Sunday 2 April 2023

Palm Sunday Year A

Readings: Matthew 21:1-11; Isaiah 50:4-7; Psalm 22; Philippians 2:6-11; Matthew 26:14-27:66

Crucifixion was a form of execution devised by human beings to get rid of rebels, thieves, murderers and nuisances. The electric chair, the gas chamber, shooting, beheading, stoning, strangling, poisoning, lethal injection: human beings have used their imaginations to invent many ways for the judicial elimination of other human beings.

Crucifixion has a special place because it involved a slow and painful death for the unfortunate person, as well as maximum value as a public display, and therefore as a deterrent to others.

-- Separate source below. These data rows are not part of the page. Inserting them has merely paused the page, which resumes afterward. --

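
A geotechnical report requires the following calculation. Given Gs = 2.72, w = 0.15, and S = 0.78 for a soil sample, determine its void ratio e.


Using the relation e = Gs * w / S
e = 2.72 * 0.15 / 0.78
e = 0.5231


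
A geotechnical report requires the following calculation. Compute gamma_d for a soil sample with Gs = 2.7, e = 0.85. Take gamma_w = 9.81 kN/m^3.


Using gamma_d = Gs * gamma_w / (1 + e)
gamma_d = 2.7 * 9.81 / (1 + 0.85)
gamma_d = 2.7 * 9.81 / 1.85
gamma_d = 14.317 kN/m^3


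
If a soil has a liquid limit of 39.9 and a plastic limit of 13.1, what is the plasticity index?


Using PI = LL - PL
PI = 39.9 - 13.1
PI = 26.8


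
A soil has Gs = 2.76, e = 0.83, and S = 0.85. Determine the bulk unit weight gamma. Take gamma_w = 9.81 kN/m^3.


Result: 18.577 kN/m^3

Derivation:
Using gamma = gamma_w * (Gs + S*e) / (1 + e)
Numerator: Gs + S*e = 2.76 + 0.85*0.83 = 3.4655
Denominator: 1 + e = 1 + 0.83 = 1.83
gamma = 9.81 * 3.4655 / 1.83
gamma = 18.577 kN/m^3


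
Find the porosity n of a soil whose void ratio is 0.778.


Using the relation n = e / (1 + e)
n = 0.778 / (1 + 0.778)
n = 0.778 / 1.778
n = 0.4376


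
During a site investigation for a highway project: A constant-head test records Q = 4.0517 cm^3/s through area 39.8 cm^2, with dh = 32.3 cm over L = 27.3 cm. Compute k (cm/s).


Compute hydraulic gradient:
i = dh / L = 32.3 / 27.3 = 1.18315
Then apply Darcy's law:
k = Q / (A * i)
k = 4.0517 / (39.8 * 1.18315)
k = 4.0517 / 47.0894
k = 0.086043 cm/s


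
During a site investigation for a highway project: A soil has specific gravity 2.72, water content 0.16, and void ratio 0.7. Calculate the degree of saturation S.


Using S = Gs * w / e
S = 2.72 * 0.16 / 0.7
S = 0.6217


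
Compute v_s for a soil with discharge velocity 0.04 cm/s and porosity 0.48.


Result: 0.08333 cm/s

Derivation:
Using v_s = v_d / n
v_s = 0.04 / 0.48
v_s = 0.08333 cm/s


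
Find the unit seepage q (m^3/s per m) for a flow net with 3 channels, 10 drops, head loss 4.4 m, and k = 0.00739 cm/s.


Result: 9.755e-05 m^3/s per m

Derivation:
Convert k to m/s for unit consistency with H:
k = 0.00739 cm/s = 0.00739 / 100 m/s = 7.39e-05 m/s
Using q = k * H * Nf / Nd
Nf / Nd = 3 / 10 = 0.3
q = 7.39e-05 * 4.4 * 0.3
q = 9.755e-05 m^3/s per m


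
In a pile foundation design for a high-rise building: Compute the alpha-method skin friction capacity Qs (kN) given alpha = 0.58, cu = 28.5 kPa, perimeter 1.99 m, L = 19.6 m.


Result: 644.74 kN

Derivation:
Using Qs = alpha * cu * perimeter * L
Qs = 0.58 * 28.5 * 1.99 * 19.6
Qs = 644.74 kN


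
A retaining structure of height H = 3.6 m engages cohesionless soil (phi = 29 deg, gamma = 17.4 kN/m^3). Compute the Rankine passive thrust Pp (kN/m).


Result: 324.96 kN/m

Derivation:
Compute passive earth pressure coefficient:
Kp = tan^2(45 + phi/2) = tan^2(59.5) = 2.88206
Compute passive force:
Pp = 0.5 * Kp * gamma * H^2
Pp = 0.5 * 2.88206 * 17.4 * 3.6^2
Pp = 324.96 kN/m


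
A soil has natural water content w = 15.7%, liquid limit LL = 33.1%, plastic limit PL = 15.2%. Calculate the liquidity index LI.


First compute the plasticity index:
PI = LL - PL = 33.1 - 15.2 = 17.9
Then compute the liquidity index:
LI = (w - PL) / PI
LI = (15.7 - 15.2) / 17.9
LI = 0.028


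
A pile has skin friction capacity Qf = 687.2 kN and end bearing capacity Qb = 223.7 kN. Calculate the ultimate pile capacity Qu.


Using Qu = Qf + Qb
Qu = 687.2 + 223.7
Qu = 910.9 kN


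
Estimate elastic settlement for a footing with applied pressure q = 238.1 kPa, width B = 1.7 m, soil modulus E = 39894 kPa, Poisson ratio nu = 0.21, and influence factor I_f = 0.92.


Using Se = q * B * (1 - nu^2) * I_f / E
1 - nu^2 = 1 - 0.21^2 = 0.9559
Se = 238.1 * 1.7 * 0.9559 * 0.92 / 39894
Se = 0.008923 m
Convert to mm: Se = 0.008923 * 1000 = 8.923 mm


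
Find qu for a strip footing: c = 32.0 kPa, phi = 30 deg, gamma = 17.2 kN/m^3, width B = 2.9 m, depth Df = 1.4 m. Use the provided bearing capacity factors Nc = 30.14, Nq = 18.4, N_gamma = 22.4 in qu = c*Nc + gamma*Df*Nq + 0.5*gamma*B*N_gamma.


Result: 1966.21 kPa

Derivation:
Compute qu = c*Nc + gamma*Df*Nq + 0.5*gamma*B*N_gamma
Term 1: 32.0 * 30.14 = 964.48
Term 2: 17.2 * 1.4 * 18.4 = 443.072
Term 3: 0.5 * 17.2 * 2.9 * 22.4 = 558.656
qu = 964.48 + 443.072 + 558.656
qu = 1966.21 kPa


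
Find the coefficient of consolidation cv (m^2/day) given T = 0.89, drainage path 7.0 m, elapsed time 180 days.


Using cv = T * H_dr^2 / t
H_dr^2 = 7.0^2 = 49.0
cv = 0.89 * 49.0 / 180
cv = 0.24228 m^2/day


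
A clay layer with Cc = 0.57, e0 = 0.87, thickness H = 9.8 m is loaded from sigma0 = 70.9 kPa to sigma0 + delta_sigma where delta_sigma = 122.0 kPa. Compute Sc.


Using Sc = Cc * H / (1 + e0) * log10((sigma0 + delta_sigma) / sigma0)
Stress ratio = (70.9 + 122.0) / 70.9 = 2.72073
log10(2.72073) = 0.434686
Cc * H / (1 + e0) = 0.57 * 9.8 / (1 + 0.87) = 2.98717
Sc = 2.98717 * 0.434686
Sc = 1.2985 m


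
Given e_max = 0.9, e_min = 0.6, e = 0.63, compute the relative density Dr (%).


Result: 90.0 %

Derivation:
Using Dr = (e_max - e) / (e_max - e_min) * 100
e_max - e = 0.9 - 0.63 = 0.27
e_max - e_min = 0.9 - 0.6 = 0.3
Dr = 0.27 / 0.3 * 100
Dr = 90.0 %


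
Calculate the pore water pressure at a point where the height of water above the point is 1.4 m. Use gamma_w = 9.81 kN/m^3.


Using u = gamma_w * h_w
u = 9.81 * 1.4
u = 13.73 kPa


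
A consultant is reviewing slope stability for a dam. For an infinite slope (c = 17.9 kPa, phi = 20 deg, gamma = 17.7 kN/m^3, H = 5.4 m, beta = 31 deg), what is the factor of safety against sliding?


Result: 1.03

Derivation:
Using Fs = c / (gamma*H*sin(beta)*cos(beta)) + tan(phi)/tan(beta)
Cohesion contribution = 17.9 / (17.7*5.4*sin(31)*cos(31))
Cohesion contribution = 0.42421
Friction contribution = tan(20)/tan(31) = 0.605748
Fs = 0.42421 + 0.605748
Fs = 1.03


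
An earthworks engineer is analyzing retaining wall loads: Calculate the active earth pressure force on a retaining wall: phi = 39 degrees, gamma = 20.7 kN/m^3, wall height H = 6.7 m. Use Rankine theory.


Result: 105.7 kN/m

Derivation:
Compute active earth pressure coefficient:
Ka = tan^2(45 - phi/2) = tan^2(25.5) = 0.227506
Compute active force:
Pa = 0.5 * Ka * gamma * H^2
Pa = 0.5 * 0.227506 * 20.7 * 6.7^2
Pa = 105.7 kN/m


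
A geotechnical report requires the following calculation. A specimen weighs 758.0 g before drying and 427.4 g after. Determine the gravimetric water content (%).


Result: 77.35 %

Derivation:
Using w = (m_wet - m_dry) / m_dry * 100
m_wet - m_dry = 758.0 - 427.4 = 330.6 g
w = 330.6 / 427.4 * 100
w = 77.35 %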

The person was stripped, stretched, totally exposed and vulnerable to the blows, insults, spits and ridicule of onlookers.

Because the cross and the crucified Christ have such a secure place among religious symbols, and in our own religious awareness, it may be that they do not any more seem strange, weird, scandalous, or shocking. We can forget that the cross was an instrument of torture and death, that the crucifix represents a dead human body nailed to wooden beams.

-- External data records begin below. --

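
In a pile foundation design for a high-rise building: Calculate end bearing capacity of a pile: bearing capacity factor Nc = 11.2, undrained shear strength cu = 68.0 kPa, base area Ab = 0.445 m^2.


Result: 338.91 kN

Derivation:
Using Qb = Nc * cu * Ab
Qb = 11.2 * 68.0 * 0.445
Qb = 338.91 kN


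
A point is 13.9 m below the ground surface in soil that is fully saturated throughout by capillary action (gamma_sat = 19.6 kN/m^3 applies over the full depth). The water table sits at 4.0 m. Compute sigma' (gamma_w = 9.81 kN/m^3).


Result: 175.32 kPa

Derivation:
Total stress = gamma_sat * depth
sigma = 19.6 * 13.9 = 272.44 kPa
Pore water pressure u = gamma_w * (depth - d_wt)
u = 9.81 * (13.9 - 4.0) = 97.119 kPa
Effective stress = sigma - u
sigma' = 272.44 - 97.119 = 175.32 kPa


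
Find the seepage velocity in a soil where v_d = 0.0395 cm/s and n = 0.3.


Using v_s = v_d / n
v_s = 0.0395 / 0.3
v_s = 0.13167 cm/s


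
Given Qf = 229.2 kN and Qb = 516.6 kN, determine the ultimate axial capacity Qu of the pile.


Using Qu = Qf + Qb
Qu = 229.2 + 516.6
Qu = 745.8 kN


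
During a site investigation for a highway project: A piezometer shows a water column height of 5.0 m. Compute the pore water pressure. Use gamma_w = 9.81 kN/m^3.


Result: 49.05 kPa

Derivation:
Using u = gamma_w * h_w
u = 9.81 * 5.0
u = 49.05 kPa


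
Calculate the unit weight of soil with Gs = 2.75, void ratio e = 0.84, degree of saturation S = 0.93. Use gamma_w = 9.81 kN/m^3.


Using gamma = gamma_w * (Gs + S*e) / (1 + e)
Numerator: Gs + S*e = 2.75 + 0.93*0.84 = 3.5312
Denominator: 1 + e = 1 + 0.84 = 1.84
gamma = 9.81 * 3.5312 / 1.84
gamma = 18.827 kN/m^3


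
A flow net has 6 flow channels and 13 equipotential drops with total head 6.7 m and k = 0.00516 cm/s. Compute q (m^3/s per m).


Convert k to m/s for unit consistency with H:
k = 0.00516 cm/s = 0.00516 / 100 m/s = 5.16e-05 m/s
Using q = k * H * Nf / Nd
Nf / Nd = 6 / 13 = 0.4615
q = 5.16e-05 * 6.7 * 0.4615
q = 0.0001596 m^3/s per m


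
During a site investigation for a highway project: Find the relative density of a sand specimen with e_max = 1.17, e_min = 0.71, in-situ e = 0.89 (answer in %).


Using Dr = (e_max - e) / (e_max - e_min) * 100
e_max - e = 1.17 - 0.89 = 0.28
e_max - e_min = 1.17 - 0.71 = 0.46
Dr = 0.28 / 0.46 * 100
Dr = 60.87 %


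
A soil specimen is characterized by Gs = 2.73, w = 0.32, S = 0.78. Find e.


Using the relation e = Gs * w / S
e = 2.73 * 0.32 / 0.78
e = 1.12


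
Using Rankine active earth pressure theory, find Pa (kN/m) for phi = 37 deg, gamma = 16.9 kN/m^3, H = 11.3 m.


Result: 268.22 kN/m

Derivation:
Compute active earth pressure coefficient:
Ka = tan^2(45 - phi/2) = tan^2(26.5) = 0.248584
Compute active force:
Pa = 0.5 * Ka * gamma * H^2
Pa = 0.5 * 0.248584 * 16.9 * 11.3^2
Pa = 268.22 kN/m


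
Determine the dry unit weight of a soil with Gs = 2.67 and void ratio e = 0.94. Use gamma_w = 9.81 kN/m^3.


Result: 13.501 kN/m^3

Derivation:
Using gamma_d = Gs * gamma_w / (1 + e)
gamma_d = 2.67 * 9.81 / (1 + 0.94)
gamma_d = 2.67 * 9.81 / 1.94
gamma_d = 13.501 kN/m^3


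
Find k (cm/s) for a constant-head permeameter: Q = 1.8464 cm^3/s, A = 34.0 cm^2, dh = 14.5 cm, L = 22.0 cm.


Compute hydraulic gradient:
i = dh / L = 14.5 / 22.0 = 0.659091
Then apply Darcy's law:
k = Q / (A * i)
k = 1.8464 / (34.0 * 0.659091)
k = 1.8464 / 22.4091
k = 0.082395 cm/s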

Saint Paul very quickly pointed out that the language of the cross is illogical and paradoxical, a sign of God's foolish wisdom and of God's vulnerable power. Christianity is not a morbid religion which is preoccupied with suffering and death. It is a religion whose heart is love. Because the crucified Christ is all about love, his cross is a symbol of hope. His death is the prelude to new life. As the Easter Liturgy puts it, the tree of death on which he died has become the tree of life for us.

The image of the crucified Christ is venerated, as is the wood of the cross, because they represent the way in which salvation came into our world. The cycle of violence and reprisal, the impossibility of forgiveness and reconciliation, the ever-deepening darkness which can lay hold of sensitive and vulnerable spirits, the apparently inevitable cruelty of the world: all of these things are stopped and broken open by the event of the crucifixion of Jesus.

Here is one who does not respond to violence with violence, and who establishes God's kingdom of long-suffering love. By his wounds we are healed. Here is one who intercedes for forgiveness for those who killed him and who, because he is the Son, thereby reconciles the world to the Father. Here is one who has entered the deepest darkness which can afflict human beings. Here is one who does not summon armies to his aid but offers only the gentleness and compassion of loving: an apparently fragile thing, easily disposed of ... yet vindicated and endorsed by the power of God who is love. This is the human face of God, 'an obstacle', 'a madness', says Saint Paul, 'but to those who have been called, a Christ who is the power and the wisdom of God'.

We already experience something of this power of the crucified Christ in our own human attempts to love, no matter how poor and imperfect. Love always means opening up to the suffering of the one who is loved, sharing it with him or her, becoming vulnerable to suffering and pain which is not our own. The strength to be vulnerable in that way is strength indeed. It is the strength of the Lamb who was slain but who thereby turned history around, who transformed human experience, who is worthy to receive glory and honour and power.  To love is a wise foolishness and a vulnerable power. It is the only atmosphere in which human beings really flourish.

We are called to take up our own cross and to follow this crucified Christ: Try to imitate God and follow Christ by loving as he loved you, giving himself up in our place as an offering and a sacrifice to God (Ephesians 5:1-2).